Coding in the indirect pathway during movement
The EP, an output nucleus of the basal ganglia, forms inhibitory synapses in the thalamus, thus controlling thalamic ability to modulate movement (Carter & Fibiger 1978; Penney & Young 1981). During movement, neurons in the EP integrate inputs from all three basal ganglia pathways. In the direct pathway, EP neurons receive inhibitory input directly from the striatum such that the continuous inhibition from the EP is paused, allowing activation of the thalamus and subsequently the cortex. In the hyperdirect pathway, glutamatergic input from the STN is transmitted directly to the EP, increasing thalamic inhibition to prevent or stop movement. Information transmission in the indirect pathway remains less clear, since it travels through multiple stations.
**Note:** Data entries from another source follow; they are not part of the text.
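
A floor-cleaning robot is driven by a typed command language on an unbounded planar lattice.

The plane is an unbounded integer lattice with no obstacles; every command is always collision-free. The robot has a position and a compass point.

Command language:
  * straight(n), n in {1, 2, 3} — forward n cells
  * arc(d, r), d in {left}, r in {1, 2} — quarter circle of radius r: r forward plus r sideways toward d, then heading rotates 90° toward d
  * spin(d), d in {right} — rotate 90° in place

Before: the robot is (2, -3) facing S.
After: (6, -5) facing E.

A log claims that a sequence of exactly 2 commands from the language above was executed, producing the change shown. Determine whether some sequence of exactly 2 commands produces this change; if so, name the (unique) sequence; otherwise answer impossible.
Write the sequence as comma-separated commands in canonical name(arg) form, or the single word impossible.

key: cell and facing (now E) both changed — the 2 commands mix motion and turning
start: (2, -3) facing S
[1] after arc(left, 2): (4, -5) facing E
[2] after straight(2): (6, -5) facing E
no rival 2-sequence matches.

arc(left, 2), straight(2)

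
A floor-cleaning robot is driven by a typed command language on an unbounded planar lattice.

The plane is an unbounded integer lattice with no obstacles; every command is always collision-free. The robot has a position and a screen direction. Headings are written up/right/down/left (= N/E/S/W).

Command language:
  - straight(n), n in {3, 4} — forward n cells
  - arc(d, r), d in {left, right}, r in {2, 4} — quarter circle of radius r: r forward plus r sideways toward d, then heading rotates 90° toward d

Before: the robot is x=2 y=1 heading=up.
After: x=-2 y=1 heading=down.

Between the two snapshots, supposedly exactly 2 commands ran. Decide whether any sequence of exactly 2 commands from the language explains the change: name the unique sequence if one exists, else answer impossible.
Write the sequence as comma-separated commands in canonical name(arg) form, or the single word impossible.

arc(left, 2), arc(left, 2)

key: position moved to (-2,1) AND the heading swung to S — translation plus rotation needed
begin: x=2 y=1 heading=up
step 1 (arc(left, 2)): x=0 y=3 heading=left
step 2 (arc(left, 2)): x=-2 y=1 heading=down
uniquely the one of 36 2-step routes that fits.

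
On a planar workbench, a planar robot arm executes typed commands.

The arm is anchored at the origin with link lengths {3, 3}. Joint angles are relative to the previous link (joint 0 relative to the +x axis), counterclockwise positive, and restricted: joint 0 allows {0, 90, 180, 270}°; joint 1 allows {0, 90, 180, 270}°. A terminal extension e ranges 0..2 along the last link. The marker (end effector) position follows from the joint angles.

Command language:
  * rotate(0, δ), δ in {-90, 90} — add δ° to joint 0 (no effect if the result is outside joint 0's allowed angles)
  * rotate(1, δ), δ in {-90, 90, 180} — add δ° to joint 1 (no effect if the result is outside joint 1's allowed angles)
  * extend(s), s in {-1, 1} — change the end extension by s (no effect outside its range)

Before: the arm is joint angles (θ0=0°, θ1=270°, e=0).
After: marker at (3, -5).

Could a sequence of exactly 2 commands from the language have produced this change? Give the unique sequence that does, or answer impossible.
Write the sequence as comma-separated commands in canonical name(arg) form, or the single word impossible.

extend(1), extend(1)

from: joint angles (θ0=0°, θ1=270°, e=0)
t=1 extend(1) ⇒ joint angles (θ0=0°, θ1=270°, e=1)
t=2 extend(1) ⇒ joint angles (θ0=0°, θ1=270°, e=2)
no other 2-command option fits: unique.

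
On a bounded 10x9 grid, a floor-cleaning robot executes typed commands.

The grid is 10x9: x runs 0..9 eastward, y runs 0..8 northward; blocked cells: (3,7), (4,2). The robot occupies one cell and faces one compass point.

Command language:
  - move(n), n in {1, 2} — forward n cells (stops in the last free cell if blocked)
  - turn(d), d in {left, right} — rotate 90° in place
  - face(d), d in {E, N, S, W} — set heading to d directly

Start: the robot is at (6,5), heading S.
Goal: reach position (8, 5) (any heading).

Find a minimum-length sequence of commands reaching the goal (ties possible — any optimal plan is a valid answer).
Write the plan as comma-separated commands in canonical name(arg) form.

begin: at (6,5), heading S
[1] after turn(left): at (6,5), heading E
[2] after move(2): at (8,5), heading E
no 1-step plan works, so 2 is optimal.

turn(left), move(2)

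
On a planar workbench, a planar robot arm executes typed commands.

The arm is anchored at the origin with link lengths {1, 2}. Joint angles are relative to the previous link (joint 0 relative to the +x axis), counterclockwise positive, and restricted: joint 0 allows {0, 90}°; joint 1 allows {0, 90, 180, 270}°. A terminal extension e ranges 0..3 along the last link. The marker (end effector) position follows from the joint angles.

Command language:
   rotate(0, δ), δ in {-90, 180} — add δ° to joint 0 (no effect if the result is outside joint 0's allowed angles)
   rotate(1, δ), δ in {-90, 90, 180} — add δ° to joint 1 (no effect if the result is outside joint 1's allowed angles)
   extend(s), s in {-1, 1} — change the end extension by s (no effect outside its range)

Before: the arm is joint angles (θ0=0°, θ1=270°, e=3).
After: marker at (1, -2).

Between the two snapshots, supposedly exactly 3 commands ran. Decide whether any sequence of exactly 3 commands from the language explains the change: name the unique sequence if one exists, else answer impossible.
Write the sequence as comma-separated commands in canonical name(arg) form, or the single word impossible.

extend(-1), extend(-1), extend(-1)

initial: joint angles (θ0=0°, θ1=270°, e=3)
t=1 extend(-1) ⇒ joint angles (θ0=0°, θ1=270°, e=2)
t=2 extend(-1) ⇒ joint angles (θ0=0°, θ1=270°, e=1)
t=3 extend(-1) ⇒ joint angles (θ0=0°, θ1=270°, e=0)
no other 3-command option fits: unique.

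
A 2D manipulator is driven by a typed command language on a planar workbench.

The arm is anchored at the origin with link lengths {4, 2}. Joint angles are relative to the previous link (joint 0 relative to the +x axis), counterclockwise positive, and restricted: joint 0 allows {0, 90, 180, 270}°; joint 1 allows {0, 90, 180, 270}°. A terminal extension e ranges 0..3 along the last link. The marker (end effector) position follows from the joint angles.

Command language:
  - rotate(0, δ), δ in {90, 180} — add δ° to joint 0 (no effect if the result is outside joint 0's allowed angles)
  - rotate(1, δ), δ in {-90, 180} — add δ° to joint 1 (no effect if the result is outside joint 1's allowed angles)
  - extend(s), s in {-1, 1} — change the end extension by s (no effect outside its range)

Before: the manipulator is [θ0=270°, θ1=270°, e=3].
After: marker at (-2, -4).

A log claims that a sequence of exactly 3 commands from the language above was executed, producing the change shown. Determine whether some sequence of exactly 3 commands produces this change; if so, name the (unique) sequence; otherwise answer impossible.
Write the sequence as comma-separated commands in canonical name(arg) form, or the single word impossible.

extend(-1), extend(-1), extend(-1)

t0: [θ0=270°, θ1=270°, e=3]
[1] after extend(-1): [θ0=270°, θ1=270°, e=2]
[2] after extend(-1): [θ0=270°, θ1=270°, e=1]
[3] after extend(-1): [θ0=270°, θ1=270°, e=0]
all 216 alternatives checked — unique.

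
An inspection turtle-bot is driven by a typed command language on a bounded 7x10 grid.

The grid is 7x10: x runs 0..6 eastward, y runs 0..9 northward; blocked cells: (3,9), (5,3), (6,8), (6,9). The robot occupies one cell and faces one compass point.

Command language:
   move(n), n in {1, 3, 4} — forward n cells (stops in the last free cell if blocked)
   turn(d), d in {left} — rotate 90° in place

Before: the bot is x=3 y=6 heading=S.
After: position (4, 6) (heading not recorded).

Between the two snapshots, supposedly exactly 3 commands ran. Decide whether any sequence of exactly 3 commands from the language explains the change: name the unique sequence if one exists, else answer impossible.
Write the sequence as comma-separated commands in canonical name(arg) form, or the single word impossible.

turn(left), move(1), turn(left)

begin: x=3 y=6 heading=S
step 1 (turn(left)): x=3 y=6 heading=E
step 2 (move(1)): x=4 y=6 heading=E
step 3 (turn(left)): x=4 y=6 heading=N
all 64 alternatives checked — unique.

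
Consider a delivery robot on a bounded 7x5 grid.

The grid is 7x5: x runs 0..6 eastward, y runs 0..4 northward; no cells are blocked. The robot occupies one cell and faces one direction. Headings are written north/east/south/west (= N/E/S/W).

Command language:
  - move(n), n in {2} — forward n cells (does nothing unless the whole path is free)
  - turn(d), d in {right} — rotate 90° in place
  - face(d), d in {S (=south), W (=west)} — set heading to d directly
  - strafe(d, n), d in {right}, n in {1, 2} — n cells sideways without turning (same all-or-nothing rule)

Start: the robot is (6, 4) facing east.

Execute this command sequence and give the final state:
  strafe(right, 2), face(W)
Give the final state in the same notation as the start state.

initial: (6, 4) facing east
step 1 (strafe(right, 2)): (6, 2) facing east
step 2 (face(W)): (6, 2) facing west

(6, 2) facing west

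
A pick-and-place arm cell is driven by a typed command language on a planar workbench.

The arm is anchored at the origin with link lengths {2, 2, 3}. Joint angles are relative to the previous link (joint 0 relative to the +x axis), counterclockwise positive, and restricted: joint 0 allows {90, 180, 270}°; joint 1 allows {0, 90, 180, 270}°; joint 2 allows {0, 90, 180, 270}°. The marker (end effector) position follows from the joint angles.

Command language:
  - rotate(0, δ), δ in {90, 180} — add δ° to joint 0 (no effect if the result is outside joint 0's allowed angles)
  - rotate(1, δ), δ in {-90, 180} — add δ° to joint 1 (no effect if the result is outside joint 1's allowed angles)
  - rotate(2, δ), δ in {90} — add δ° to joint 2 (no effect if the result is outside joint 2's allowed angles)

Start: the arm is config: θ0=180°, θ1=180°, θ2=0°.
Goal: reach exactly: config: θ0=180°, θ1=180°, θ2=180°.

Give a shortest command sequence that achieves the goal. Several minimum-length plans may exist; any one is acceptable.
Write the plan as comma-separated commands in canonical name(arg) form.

t0: config: θ0=180°, θ1=180°, θ2=0°
step 1 (rotate(2, 90)): config: θ0=180°, θ1=180°, θ2=90°
step 2 (rotate(2, 90)): config: θ0=180°, θ1=180°, θ2=180°
shorter routes all fall short; 2 is best.

rotate(2, 90), rotate(2, 90)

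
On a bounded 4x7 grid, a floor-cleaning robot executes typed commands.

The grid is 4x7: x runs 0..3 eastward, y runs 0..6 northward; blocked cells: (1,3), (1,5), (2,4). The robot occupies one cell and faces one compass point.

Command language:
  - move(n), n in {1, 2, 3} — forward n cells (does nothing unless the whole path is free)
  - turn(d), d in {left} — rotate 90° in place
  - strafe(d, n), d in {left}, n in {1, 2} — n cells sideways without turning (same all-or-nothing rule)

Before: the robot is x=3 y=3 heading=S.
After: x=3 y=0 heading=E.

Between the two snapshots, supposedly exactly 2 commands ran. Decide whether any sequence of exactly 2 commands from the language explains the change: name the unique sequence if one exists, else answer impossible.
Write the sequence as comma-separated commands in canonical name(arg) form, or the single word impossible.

move(3), turn(left)

key: position moved to (3,0) AND the heading swung to E — translation plus rotation needed
start: x=3 y=3 heading=S
step 1 (move(3)): x=3 y=0 heading=S
step 2 (turn(left)): x=3 y=0 heading=E
no rival 2-sequence matches.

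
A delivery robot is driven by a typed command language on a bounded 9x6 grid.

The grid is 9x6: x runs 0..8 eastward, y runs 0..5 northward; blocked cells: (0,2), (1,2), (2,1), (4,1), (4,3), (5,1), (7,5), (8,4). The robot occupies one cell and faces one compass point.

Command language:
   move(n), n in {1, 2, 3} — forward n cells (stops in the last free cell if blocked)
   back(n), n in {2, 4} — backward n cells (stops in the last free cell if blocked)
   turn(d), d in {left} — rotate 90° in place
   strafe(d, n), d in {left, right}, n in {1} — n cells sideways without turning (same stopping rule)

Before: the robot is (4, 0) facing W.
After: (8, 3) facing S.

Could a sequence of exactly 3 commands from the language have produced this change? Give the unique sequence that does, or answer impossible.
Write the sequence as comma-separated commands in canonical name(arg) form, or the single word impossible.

back(4), turn(left), back(4)

key: position moved to (8,3) AND the heading swung to S — translation plus rotation needed
from: (4, 0) facing W
1. back(4) → (8, 0) facing W
2. turn(left) → (8, 0) facing S
3. back(4) → (8, 3) facing S
all 512 alternatives checked — unique.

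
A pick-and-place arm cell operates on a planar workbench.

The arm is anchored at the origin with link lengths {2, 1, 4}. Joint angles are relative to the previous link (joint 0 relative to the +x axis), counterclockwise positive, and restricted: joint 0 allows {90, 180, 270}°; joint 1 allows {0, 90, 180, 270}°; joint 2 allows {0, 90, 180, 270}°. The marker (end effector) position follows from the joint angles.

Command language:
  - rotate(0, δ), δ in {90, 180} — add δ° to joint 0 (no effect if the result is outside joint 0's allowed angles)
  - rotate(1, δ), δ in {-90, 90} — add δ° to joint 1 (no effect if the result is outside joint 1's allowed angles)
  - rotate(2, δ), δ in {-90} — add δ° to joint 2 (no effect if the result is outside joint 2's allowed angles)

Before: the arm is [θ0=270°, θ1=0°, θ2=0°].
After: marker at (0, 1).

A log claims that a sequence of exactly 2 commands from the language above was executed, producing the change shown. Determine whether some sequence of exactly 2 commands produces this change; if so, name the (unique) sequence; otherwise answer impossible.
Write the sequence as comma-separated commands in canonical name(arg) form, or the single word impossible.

rotate(2, -90), rotate(2, -90)

initial: [θ0=270°, θ1=0°, θ2=0°]
1. rotate(2, -90) → [θ0=270°, θ1=0°, θ2=270°]
2. rotate(2, -90) → [θ0=270°, θ1=0°, θ2=180°]
no rival 2-sequence matches.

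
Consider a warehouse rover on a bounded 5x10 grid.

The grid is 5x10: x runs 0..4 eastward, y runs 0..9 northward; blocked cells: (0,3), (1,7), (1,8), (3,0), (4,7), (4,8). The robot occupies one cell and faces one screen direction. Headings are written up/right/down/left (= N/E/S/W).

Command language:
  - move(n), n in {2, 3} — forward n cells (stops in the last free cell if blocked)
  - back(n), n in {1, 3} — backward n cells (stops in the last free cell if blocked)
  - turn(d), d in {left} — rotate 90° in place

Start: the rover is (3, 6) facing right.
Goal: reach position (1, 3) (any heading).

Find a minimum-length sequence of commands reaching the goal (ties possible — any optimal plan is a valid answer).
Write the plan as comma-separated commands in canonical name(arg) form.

move(2), back(3), turn(left), back(3)

initial: (3, 6) facing right
step 1 (move(2)): (4, 6) facing right
step 2 (back(3)): (1, 6) facing right
step 3 (turn(left)): (1, 6) facing up
step 4 (back(3)): (1, 3) facing up
nothing shorter than 4 reaches the goal.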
As striatal and subthalamic inputs converge in the GP, half of the neurons in the GP are excited and half are inhibited, which raises the question of whether the activity of these neurons affects activity in the EP. We suggest that the different changes in GP activity are in fact transmitted to the EP. We show that due to synaptic and network properties, integration of either homogeneous or heterogeneous inputs can result in several significant changes in postsynaptic excitability, which vary in direction, duration and magnitude.
Acknowledgments
This work was supported by an individual grant from the Israel Science Foundation to AK (#168/16). The authors declare no competing financial interests.